Mitos y leyendas alrededor de la fiesta de San Juan

El fuego y el agua son los dos elementos claves en las celebraciones del solsticio de verano.

Hoguera en la noche de San Juan de Huesca
Hoguera en la noche de San Juan de Huesca
Javier Sánchez

Coincidiendo con el solsticio de verano, en la noche de San Juan, el 23 de junio, a las doce de la noche, miles de personas salen a la calle para dar la bienvenida a esta estación de luz y diversión. Y lo hacen en la noche más  larga del año y también la más mágica. Una fiesta donde se recuerdan leyendas y tradiciones tanto para los supersticiosos, como para los que no lo son.

El fuego y el agua son dos de los elementos fundamentales en esta noche en la que se conmemora el triunfo de la luz sobre la oscuridad. En la noche más corta del año, el fuego es símbolo de purificación y en Aragón son muchos los pueblos y los barrios de las ciudades en los que se levantan hogueras para pedir deseos, sobre todo amorosos.

Otro elemento muy importante es el agua. Así, la conocida como 'sanjuanda' se practica en muchísimos pueblos, sobre todo en los del Alto Aragón desde muy antiguo.

Los más jóvenes tienen que levantarse de madrugada, antes de que salga el sol y llegar a un monte o campo lleno de rocío, donde la tradición marca que hay que revolcarse desnudo, aunque ahora más de uno lo hace vestido. En otros pueblos, los mozos cambian el rocío del campo por las aguas del río adonde acuden a bañarse desnudos y purificarse de este modo.

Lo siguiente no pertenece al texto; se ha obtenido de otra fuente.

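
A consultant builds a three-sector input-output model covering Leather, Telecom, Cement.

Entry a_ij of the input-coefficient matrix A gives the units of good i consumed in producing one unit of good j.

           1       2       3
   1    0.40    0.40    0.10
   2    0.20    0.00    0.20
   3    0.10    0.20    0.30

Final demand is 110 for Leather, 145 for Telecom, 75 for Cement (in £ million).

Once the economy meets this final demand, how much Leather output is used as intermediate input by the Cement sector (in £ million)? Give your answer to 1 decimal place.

z_13 = 24.4

I − A =
  [   0.60    -0.40    -0.10]
  [  -0.20     1.00    -0.20]
  [  -0.10    -0.20     0.70]
Cofactors of I−A, C_ij = (−1)^(i+j)·(minor ij) (rows/columns in the sector order above):
  C_11 = (1.00)(0.70) − (-0.20)(-0.20) = 0.6600
  C_12 = −[(-0.20)(0.70) − (-0.20)(-0.10)] = 0.1600
  C_13 = (-0.20)(-0.20) − (1.00)(-0.10) = 0.1400
  C_21 = −[(-0.40)(0.70) − (-0.10)(-0.20)] = 0.3000
  C_22 = (0.60)(0.70) − (-0.10)(-0.10) = 0.4100
  C_23 = −[(0.60)(-0.20) − (-0.40)(-0.10)] = 0.1600
  C_31 = (-0.40)(-0.20) − (-0.10)(1.00) = 0.1800
  C_32 = −[(0.60)(-0.20) − (-0.10)(-0.20)] = 0.1400
  C_33 = (0.60)(1.00) − (-0.40)(-0.20) = 0.5200
det(I−A) = Σ_j (I−A)_1j·C_1j = (0.60)(0.6600) + (-0.40)(0.1600) + (-0.10)(0.1400) = 0.3180
adj(I−A) = Cᵀ =
  [ 0.6600   0.3000   0.1800]
  [ 0.1600   0.4100   0.1400]
  [ 0.1400   0.1600   0.5200]
(I − A)⁻¹ = adj(I−A) / det(I−A) ≈
  [   2.0755     0.9434     0.5660]
  [   0.5031     1.2893     0.4403]
  [   0.4403     0.5031     1.6352]
First solve x = (I − A)⁻¹ d = adj(I−A)·d / det(I−A); in particular x_3 = (0.1400·110 + 0.1600·145 + 0.5200·75) / 0.3180 = 77.60 / 0.3180 ≈ 244.025.
Intermediate flow from 1 to 3: z_13 = a_13 · x_3 = 0.10 × 77.60 / 0.3180 = 7.76 / 0.3180 ≈ 24.4.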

Entre las historias más ancestrales se encuentra la delIbón de Plan, donde cuenta la leyenda que todos los años por estas fechas, coincidiendo con los primeros rayos de sol, se aparece una joven princesa mora que  se perdió por el valle huyendo de los enfrentamientos entre cristianos y musulmanes. Una visión que solo pueden disfrutar las personas puras y buenas.

Pero esta princesa no está sola, ya que en la noche de San Juan, otras bellas mujeres se aparecen por diferentes rincones de Aragón, o al menos eso es lo que cuentan las leyendas.

Sin salir de la provincia de Huesca, en Laspaúles, los vecinos rememoran la tradición según la cual, entre un toque de campana y otro a las 00:00 de la Noche de San Juan, hay que acercarse a un helecho con una manta de lana, doblada en siete partes. Según la leyenda, la magia de la noche hacía que cayeran semillas que luego se convertían en oro y traían prosperidad a la familia. Hoy en día se celebran hogueras y el pueblo disfruta de una velada de convivencia y alegría.

Fuego purificador

En el caso del fuego, merece la pena disfrutar las fallas del Pirineo o de las hogueras de pueblos zaragozanos como Fuendejalón  o Pina de Ebro; o Cretas, Torre del Compte o Arens de Lledó, en la comarca del Matarraña, en la provincia de Teruel.

En todos los casos, uno de los rituales consiste en saltar siete veces la hoguera para tener protección durante todo el año. Aunque en algunos lugares se sobrevuelan las llamas hasta 9 veces. El truco está en saltar un número de veces impar.